-2

I have a string that looks like this:

aaaaa: lorem ipsum bb: dolor sit amet ccc: no pro movet

What would be the best way to split the string into an array and get the following result in PHP?

array[0]='aaaaa: lorem ipsum';
array[1]='bb: dolor sit amet';
array[2]='ccc: no pro movet';

I can write a function that finds the position of each ":", finds the length of the word before it, and splits the string. But I guess there is an easier way using regular expressions?

Toto
  • 89,455
  • 62
  • 89
  • 125
johnohod
  • 494
  • 5
  • 19
  • 4
    while a regexp will help you here, you should ask yourself if you shouldn't fix the design problem that led you there – Burki Jun 23 '17 at 08:00
  • Which regex have you tried so far? – Julien Lachal Jun 23 '17 at 08:00
  • @Burki, true, but I get the string from an external system so I have to handle it somehow. I haven't actually tried any regex yet, I'm not so experienced with them. – johnohod Jun 23 '17 at 08:05
  • 1
    @johnohod Saying that you are not experienced, doesn't mean that you cannot try, at least. Read a bit. That would help you learn. Use `preg_match_all` and the following pattern: `([a-z]+:)` that should be a good start, imo. – Ivanka Todorova Jun 23 '17 at 08:07

2 Answers2

3

For this kind of job, I'll use preg_match_all:

$str = 'aaaaa: lorem ipsum bb: dolor sit amet ccc: no pro movet';
preg_match_all('/\S+:.+?(?=\S+:|$)/', $str, $m);
print_r($m);

Output:

Array
(
    [0] => Array
        (
            [0] => aaaaa: lorem ipsum 
            [1] => bb: dolor sit amet 
            [2] => ccc: no pro movet
        )

)

Explanation:

\S+:        : 1 or more NON space followed by colon
.+?         : 1 or more any character not greedy
(?=\S+:|$)  : lookahead, make sure we have 1 or more NON space followed by colon or end of string
Toto
  • 89,455
  • 62
  • 89
  • 125
0

Your desired 1-dim array can be directly achieved with preg_split() as requested. preg_split() is a better choice for this task versus preg_match_all because the only unwanted characters are the delimiting spaces. preg_match_all() creates a more complexe array structure than you need, so there is the extra step of accessing the first subarray.

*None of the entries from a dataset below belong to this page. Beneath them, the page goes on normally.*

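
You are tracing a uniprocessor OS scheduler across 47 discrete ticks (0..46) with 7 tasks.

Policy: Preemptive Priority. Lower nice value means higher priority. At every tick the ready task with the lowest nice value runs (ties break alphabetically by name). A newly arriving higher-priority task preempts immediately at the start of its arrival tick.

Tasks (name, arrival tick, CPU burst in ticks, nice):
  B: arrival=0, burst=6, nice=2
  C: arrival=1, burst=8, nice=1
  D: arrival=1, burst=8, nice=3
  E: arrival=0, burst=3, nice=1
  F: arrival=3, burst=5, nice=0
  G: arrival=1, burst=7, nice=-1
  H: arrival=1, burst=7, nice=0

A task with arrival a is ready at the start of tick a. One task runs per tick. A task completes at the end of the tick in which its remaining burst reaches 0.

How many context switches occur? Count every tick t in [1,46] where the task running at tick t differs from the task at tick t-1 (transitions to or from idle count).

t=0: ready={B,E} → run E
t=1: ready={B,C,D,E,G,H} → run G
t=2: ready={B,C,D,E,G,H} → run G
t=3: ready={B,C,D,E,F,G,H} → run G
t=4: ready={B,C,D,E,F,G,H} → run G
t=5: ready={B,C,D,E,F,G,H} → run G
t=6: ready={B,C,D,E,F,G,H} → run G
t=7: ready={B,C,D,E,F,G,H} → run G
t=8: ready={B,C,D,E,F,H} → run F
t=9: ready={B,C,D,E,F,H} → run F
t=10: ready={B,C,D,E,F,H} → run F
t=11: ready={B,C,D,E,F,H} → run F
t=12: ready={B,C,D,E,F,H} → run F
t=13: ready={B,C,D,E,H} → run H
t=14: ready={B,C,D,E,H} → run H
t=15: ready={B,C,D,E,H} → run H
t=16: ready={B,C,D,E,H} → run H
t=17: ready={B,C,D,E,H} → run H
t=18: ready={B,C,D,E,H} → run H
t=19: ready={B,C,D,E,H} → run H
t=20: ready={B,C,D,E} → run C
t=21: ready={B,C,D,E} → run C
t=22: ready={B,C,D,E} → run C
t=23: ready={B,C,D,E} → run C
t=24: ready={B,C,D,E} → run C
t=25: ready={B,C,D,E} → run C
t=26: ready={B,C,D,E} → run C
t=27: ready={B,C,D,E} → run C
t=28: ready={B,D,E} → run E
t=29: ready={B,D,E} → run E
t=30: ready={B,D} → run B
t=31: ready={B,D} → run B
t=32: ready={B,D} → run B
t=33: ready={B,D} → run B
t=34: ready={B,D} → run B
t=35: ready={B,D} → run B
t=36: ready={D} → run D
t=37: ready={D} → run D
t=38: ready={D} → run D
t=39: ready={D} → run D
t=40: ready={D} → run D
t=41: ready={D} → run D
t=42: ready={D} → run D
t=43: ready={D} → run D
t=44: (idle)
t=45: (idle)
t=46: (idle)

context switches = 8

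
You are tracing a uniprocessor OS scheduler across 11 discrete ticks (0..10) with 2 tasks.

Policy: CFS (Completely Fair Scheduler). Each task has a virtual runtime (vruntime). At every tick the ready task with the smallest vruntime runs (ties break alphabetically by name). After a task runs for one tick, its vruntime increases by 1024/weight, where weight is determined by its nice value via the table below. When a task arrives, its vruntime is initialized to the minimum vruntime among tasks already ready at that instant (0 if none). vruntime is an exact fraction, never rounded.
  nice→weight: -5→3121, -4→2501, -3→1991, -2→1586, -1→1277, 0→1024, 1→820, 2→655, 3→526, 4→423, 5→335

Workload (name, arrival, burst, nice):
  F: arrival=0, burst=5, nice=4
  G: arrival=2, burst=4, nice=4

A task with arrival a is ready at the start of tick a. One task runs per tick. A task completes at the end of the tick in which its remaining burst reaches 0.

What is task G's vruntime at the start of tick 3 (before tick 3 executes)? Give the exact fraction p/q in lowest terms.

vruntime(G, start of tick 3) = 2048/423

t=0: vr[F=0] → run F
t=1: vr[F=1024/423] → run F
t=2: vr[F=2048/423 G=2048/423] → run F
t=3: vr[F=1024/141 G=2048/423] → run G
t=4: vr[F=1024/141 G=1024/141] → run F
t=5: vr[F=4096/423 G=1024/141] → run G
t=6: vr[F=4096/423 G=4096/423] → run F
t=7: vr[G=4096/423] → run G
t=8: vr[G=5120/423] → run G
t=9: (idle)
t=10: (idle)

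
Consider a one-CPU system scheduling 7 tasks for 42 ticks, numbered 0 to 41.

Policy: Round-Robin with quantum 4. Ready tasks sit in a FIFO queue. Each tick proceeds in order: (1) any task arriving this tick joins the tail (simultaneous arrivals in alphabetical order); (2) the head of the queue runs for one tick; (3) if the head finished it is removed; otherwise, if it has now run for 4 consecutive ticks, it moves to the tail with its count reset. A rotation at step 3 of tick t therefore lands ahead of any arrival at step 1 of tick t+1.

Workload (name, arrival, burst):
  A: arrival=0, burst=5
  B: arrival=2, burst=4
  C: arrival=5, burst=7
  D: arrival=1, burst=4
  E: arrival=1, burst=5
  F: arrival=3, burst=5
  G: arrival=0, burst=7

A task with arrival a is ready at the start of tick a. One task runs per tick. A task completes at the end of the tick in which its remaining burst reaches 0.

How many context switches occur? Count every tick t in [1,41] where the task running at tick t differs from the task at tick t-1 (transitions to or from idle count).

t=0: queue=[A,G] q_used=0 → run A
t=1: queue=[A,G,D,E] q_used=1 → run A
t=2: queue=[A,G,D,E,B] q_used=2 → run A
t=3: queue=[A,G,D,E,B,F] q_used=3 → run A
t=4: queue=[G,D,E,B,F,A] q_used=0 → run G
t=5: queue=[G,D,E,B,F,A,C] q_used=1 → run G
t=6: queue=[G,D,E,B,F,A,C] q_used=2 → run G
t=7: queue=[G,D,E,B,F,A,C] q_used=3 → run G
t=8: queue=[D,E,B,F,A,C,G] q_used=0 → run D
t=9: queue=[D,E,B,F,A,C,G] q_used=1 → run D
t=10: queue=[D,E,B,F,A,C,G] q_used=2 → run D
t=11: queue=[D,E,B,F,A,C,G] q_used=3 → run D
t=12: queue=[E,B,F,A,C,G] q_used=0 → run E
t=13: queue=[E,B,F,A,C,G] q_used=1 → run E
t=14: queue=[E,B,F,A,C,G] q_used=2 → run E
t=15: queue=[E,B,F,A,C,G] q_used=3 → run E
t=16: queue=[B,F,A,C,G,E] q_used=0 → run B
t=17: queue=[B,F,A,C,G,E] q_used=1 → run B
t=18: queue=[B,F,A,C,G,E] q_used=2 → run B
t=19: queue=[B,F,A,C,G,E] q_used=3 → run B
t=20: queue=[F,A,C,G,E] q_used=0 → run F
t=21: queue=[F,A,C,G,E] q_used=1 → run F
t=22: queue=[F,A,C,G,E] q_used=2 → run F
t=23: queue=[F,A,C,G,E] q_used=3 → run F
t=24: queue=[A,C,G,E,F] q_used=0 → run A
t=25: queue=[C,G,E,F] q_used=0 → run C
t=26: queue=[C,G,E,F] q_used=1 → run C
t=27: queue=[C,G,E,F] q_used=2 → run C
t=28: queue=[C,G,E,F] q_used=3 → run C
t=29: queue=[G,E,F,C] q_used=0 → run G
t=30: queue=[G,E,F,C] q_used=1 → run G
t=31: queue=[G,E,F,C] q_used=2 → run G
t=32: queue=[E,F,C] q_used=0 → run E
t=33: queue=[F,C] q_used=0 → run F
t=34: queue=[C] q_used=0 → run C
t=35: queue=[C] q_used=1 → run C
t=36: queue=[C] q_used=2 → run C
t=37: (idle)
t=38: (idle)
t=39: (idle)
t=40: (idle)
t=41: (idle)

context switches = 12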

My pattern will split the string on every space that is followed by one or more lowercase letters, then a colon.

Code: (Demo)

$string = 'aaaaa: lorem ipsum bb: dolor sit amet ccc: no pro movet';
var_export(preg_split('/ (?=[a-z]+:)/', $string));

Output:

array (
  0 => 'aaaaa: lorem ipsum',
  1 => 'bb: dolor sit amet',
  2 => 'ccc: no pro movet',
)
mickmackusa
  • 43,625
  • 12
  • 83
  • 136